Two faith-based comprehensives - one Muslim and the other Sikh - have just been judged the best schools in England for adding value to children's education.
This news comes as no surprise to principals of some of England's faith-based sixth-form colleges, all 15 of which are Roman Catholic. Nor are they fazed by chief inspector David Bell's claim that many faith schools - notably Islamic ones - foster in students "little appreciation of their wider responsibilities and obligations in British society".
Last year, 11 faith-based FE colleges were judged "excellent" by a Learning and Skills Council performance review. Of the 73 colleges in England judged excellent, 15 per cent were Roman Catholic.
What is more remarkable is that the 16-19 colleges are non-selective and often draw their students from deprived inner-city areas.
As well as turning out students with good A-levels, the colleges work hard to help those studying for GCSEs and equivalent level 1 qualifications.
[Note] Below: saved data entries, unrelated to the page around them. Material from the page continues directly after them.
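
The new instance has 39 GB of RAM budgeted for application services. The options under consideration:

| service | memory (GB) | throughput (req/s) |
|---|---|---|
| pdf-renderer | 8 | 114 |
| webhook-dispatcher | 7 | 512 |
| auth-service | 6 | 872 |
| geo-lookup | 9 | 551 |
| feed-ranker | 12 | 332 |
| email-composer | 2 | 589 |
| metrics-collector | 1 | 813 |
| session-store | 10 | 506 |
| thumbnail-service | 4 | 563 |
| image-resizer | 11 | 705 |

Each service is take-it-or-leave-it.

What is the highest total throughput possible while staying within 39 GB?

4406

Taking the top-ratio services first gives pdf-renderer + webhook-dispatcher + auth-service + email-composer + metrics-collector + thumbnail-service + image-resizer for 4168 (39 GB).
Replace pdf-renderer and image-resizer with geo-lookup + session-store: the trade gains 238 net, giving 4406 at 39 GB.
That's the maximum — no swap from here does better than 4406.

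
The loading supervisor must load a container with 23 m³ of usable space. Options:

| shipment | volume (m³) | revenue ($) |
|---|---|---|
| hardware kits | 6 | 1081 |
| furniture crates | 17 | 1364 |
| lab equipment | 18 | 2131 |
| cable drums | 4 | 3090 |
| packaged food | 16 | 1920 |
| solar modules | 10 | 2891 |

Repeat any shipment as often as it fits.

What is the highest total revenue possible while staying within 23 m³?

The ratio ordering already packs tightly: 5×cable drums, 20 m³, 15450.

15450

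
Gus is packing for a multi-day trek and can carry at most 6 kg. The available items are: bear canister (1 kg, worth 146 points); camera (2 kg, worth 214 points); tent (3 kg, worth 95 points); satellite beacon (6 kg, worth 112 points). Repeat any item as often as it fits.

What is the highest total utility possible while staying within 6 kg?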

So just how does being a faith-based institution make such a difference to achievement? Paul O'Shea, principal of St Charles Catholic sixth-form college in west London, said: "The religious identity of an institution definitely contributes to its success in secular terms: good qualification outcomes and good inspection reports."
He believes that values which are said to be intrinsic to Christianity and other faiths - notably openness, honesty, cheerfulness and tolerance - support the development of strong working relationships and a vibrant team spirit among staff.
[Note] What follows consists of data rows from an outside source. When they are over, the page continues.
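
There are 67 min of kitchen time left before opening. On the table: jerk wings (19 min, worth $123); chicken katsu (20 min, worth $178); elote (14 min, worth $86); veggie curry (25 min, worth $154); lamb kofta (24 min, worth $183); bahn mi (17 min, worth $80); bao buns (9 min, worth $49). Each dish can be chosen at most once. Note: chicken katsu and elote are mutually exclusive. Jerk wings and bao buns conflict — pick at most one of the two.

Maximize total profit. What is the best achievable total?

484

By profit per min: chicken katsu 8.90, lamb kofta 7.62, jerk wings 6.47, veggie curry 6.16 lead.
Best packing: jerk wings + chicken katsu + lamb kofta — 63 min, 484 total.
Every other selection either busts 67 min or breaks a pairing rule or fails to beat 484.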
"If you have lots of people working together in pursuit of common goals, then your organisation is likely to be successful."
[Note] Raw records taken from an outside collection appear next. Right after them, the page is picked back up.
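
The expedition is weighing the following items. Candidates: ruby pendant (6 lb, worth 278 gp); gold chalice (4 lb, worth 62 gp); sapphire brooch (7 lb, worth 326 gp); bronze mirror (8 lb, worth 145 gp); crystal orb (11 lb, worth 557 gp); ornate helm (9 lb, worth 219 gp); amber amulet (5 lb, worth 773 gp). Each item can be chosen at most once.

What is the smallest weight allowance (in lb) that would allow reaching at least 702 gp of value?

5

Look for the lowest-weight combination reaching 702.
amber amulet: 773 value at 5 lb.
Below 5 lb the best achievable stays under 702.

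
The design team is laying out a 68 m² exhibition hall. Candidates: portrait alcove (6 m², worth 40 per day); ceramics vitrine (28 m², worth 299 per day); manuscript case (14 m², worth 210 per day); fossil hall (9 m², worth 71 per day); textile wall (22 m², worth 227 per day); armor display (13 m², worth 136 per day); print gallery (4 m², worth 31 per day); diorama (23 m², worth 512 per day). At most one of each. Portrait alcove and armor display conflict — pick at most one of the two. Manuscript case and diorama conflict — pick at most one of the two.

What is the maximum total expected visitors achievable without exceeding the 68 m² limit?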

Mr O'Shea said it also resulted in a sense of community and collegiality.
In faith-based institutions, he said, there is also an ambition that runs beyond academic qualifications. Such colleges are also committed to developing their students' spiritual and moral sides as well as fostering them academically and personally.
"If you can get your 16 to 19 year olds to pray with you, it is a bit easier to get the essay in at the end of the week," he said. "You are appealing to other parts of them as people, not just to their identity as students with learning goals."
Concern for the whole person made people feel more valued and more able to respond to subsequent academic demands. Caring for the whole individual resulted in strong pastoral and student support systems, he added.
Anthony Andrews, the chairman of the Association of Catholic Sixth Form Colleges and principal of Xaverian college in Manchester, says that he fundamentally believes that being a faith-based college does make a difference to student achievement.
"There is a shared, gospel-based value system that permeates everything this college does - our last Ofsted inspection actually referred to this.
We talk a lot about our Xaverian community, shared purpose and values."
Bernie Borland, the principal of St Francis Xavier college in south-west London, said his college saw itself as a community with a shared set of beliefs and values. These qualities, he believed, underpinned student and staff behaviour and led to improved performance. Any community that can identify things that they have in common, he added, was more likely to be successful than one that is incoherent and fractured.
"It does help if you have shared beliefs, or at the very least you have people saying that they care and they want to be part of something. What you need to do is establish a school culture, identity and a sense that young people are going somewhere."